Anyway, the reason this came up today was that we dropped some stuff off at the SPCA Thrift Shop downtown, and I was explaining why I like to donate our extra stuff there and a little bit about how animal shelters work, and this led to a discussion of things responsible pet owners do, like spaying and neutering their pets. Enthusio didn't understand why the boy dogs and cats would need to have an operation to help prevent babies too, and since we've had a number of these kinds of questions over the past few months, I decided the time was right and we sat down and read the book.

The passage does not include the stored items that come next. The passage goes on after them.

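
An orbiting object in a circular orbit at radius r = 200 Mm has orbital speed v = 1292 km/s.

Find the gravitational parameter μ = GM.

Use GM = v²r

Convert to SI: r = 200 Mm = 2e+08 m; v = 1292 km/s = 1.292e+06 m/s.
For a circular orbit v² = GM/r, so GM = v² · r.
GM = (1.292e+06)² · 2e+08 m³/s² ≈ 3.339e+20 m³/s² = 3.339 × 10^20 m³/s².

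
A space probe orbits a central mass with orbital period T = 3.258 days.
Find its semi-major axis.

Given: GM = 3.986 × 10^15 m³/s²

Convert to SI: T = 3.258 days = 281491 s.
Invert Kepler's third law: a = (GM · T² / (4π²))^(1/3).
Substituting T = 281491 s and GM = 3.986e+15 m³/s²:
a = (3.986e+15 · (281491)² / (4π²))^(1/3) m
a ≈ 2e+08 m = 200 Mm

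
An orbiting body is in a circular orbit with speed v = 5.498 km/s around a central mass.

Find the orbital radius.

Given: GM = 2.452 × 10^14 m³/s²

Convert to SI: v = 5.498 km/s = 5498 m/s.
For a circular orbit, v² = GM / r, so r = GM / v².
r = 2.452e+14 / (5498)² m ≈ 8.112e+06 m = 8.112 Mm.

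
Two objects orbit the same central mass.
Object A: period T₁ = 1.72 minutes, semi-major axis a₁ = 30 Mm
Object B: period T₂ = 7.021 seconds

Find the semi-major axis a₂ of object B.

Convert to SI: T₁ = 1.72 minutes = 103.2 s; a₁ = 30 Mm = 3e+07 m.
Kepler's third law: (T₁/T₂)² = (a₁/a₂)³ ⇒ a₂ = a₁ · (T₂/T₁)^(2/3).
T₂/T₁ = 7.021 / 103.2 = 0.0680329.
a₂ = 3e+07 · (0.0680329)^(2/3) m ≈ 5e+06 m = 5 Mm.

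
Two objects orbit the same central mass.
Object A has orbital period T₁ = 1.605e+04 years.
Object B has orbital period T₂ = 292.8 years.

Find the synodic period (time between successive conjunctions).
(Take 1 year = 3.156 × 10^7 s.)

Convert to SI: T₁ = 1.605e+04 years = 5.06538e+11 s; T₂ = 292.8 years = 9.24077e+09 s.
T_syn = |T₁ · T₂ / (T₁ − T₂)|.
T_syn = |5.06538e+11 · 9.24077e+09 / (5.06538e+11 − 9.24077e+09)| s ≈ 9.412e+09 s = 298.2 years.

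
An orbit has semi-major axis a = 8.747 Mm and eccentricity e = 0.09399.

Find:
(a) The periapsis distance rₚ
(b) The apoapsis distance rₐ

Convert to SI: a = 8.747 Mm = 8.747e+06 m.
(a) rₚ = a(1 − e) = 8.747e+06 · (1 − 0.09399) = 8.747e+06 · 0.90601 ≈ 7.925e+06 m = 7.925 Mm.
(b) rₐ = a(1 + e) = 8.747e+06 · (1 + 0.09399) = 8.747e+06 · 1.09399 ≈ 9.569e+06 m = 9.569 Mm.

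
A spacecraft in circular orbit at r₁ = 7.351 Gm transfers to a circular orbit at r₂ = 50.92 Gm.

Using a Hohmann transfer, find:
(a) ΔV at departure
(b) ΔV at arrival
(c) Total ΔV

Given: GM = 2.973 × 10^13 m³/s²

Convert to SI: r₁ = 7.351 Gm = 7.351e+09 m; r₂ = 50.92 Gm = 5.092e+10 m.
Transfer semi-major axis: a_t = (r₁ + r₂)/2 = (7.351e+09 + 5.092e+10)/2 = 2.91355e+10 m.
Circular speeds: v₁ = √(GM/r₁) = 63.5952 m/s, v₂ = √(GM/r₂) = 24.1631 m/s.
Transfer speeds (vis-viva v² = GM(2/r − 1/a_t)): v₁ᵗ = 84.0731 m/s, v₂ᵗ = 12.1371 m/s.
(a) ΔV₁ = |v₁ᵗ − v₁| ≈ 20.48 m/s = 20.48 m/s.
(b) ΔV₂ = |v₂ − v₂ᵗ| ≈ 12.03 m/s = 12.03 m/s.
(c) ΔV_total = ΔV₁ + ΔV₂ ≈ 32.5 m/s = 32.5 m/s.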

I don't know what I was expecting, but Enthusio was completely undaunted by the facts of conception. He was interested enough, but none of it seemed to gross him out or embarrass him, so that was good. I was a little nervous when we got started, but managed to read the whole book in a pretty matter-of-fact way, and he sat there and looked at the pictures and asked the occasional question. After we were done, I asked him if he had anymore questions, and he said he didn't and then announced that he wanted to take the book to school. I explained why that probably wasn't a good idea but said that if he if wanted to talk about any of it again, he could talk to me or his dad, and then he went to play on the computer, and that was that.

So yeah. I've now explained the facts of puberty to one very bored daughter and how babies are made to one very earnest son, and no one has died of embarrassament or, if I'm reading things right, even realized there is anything to be embarrassed about. I guess I'm doing okay.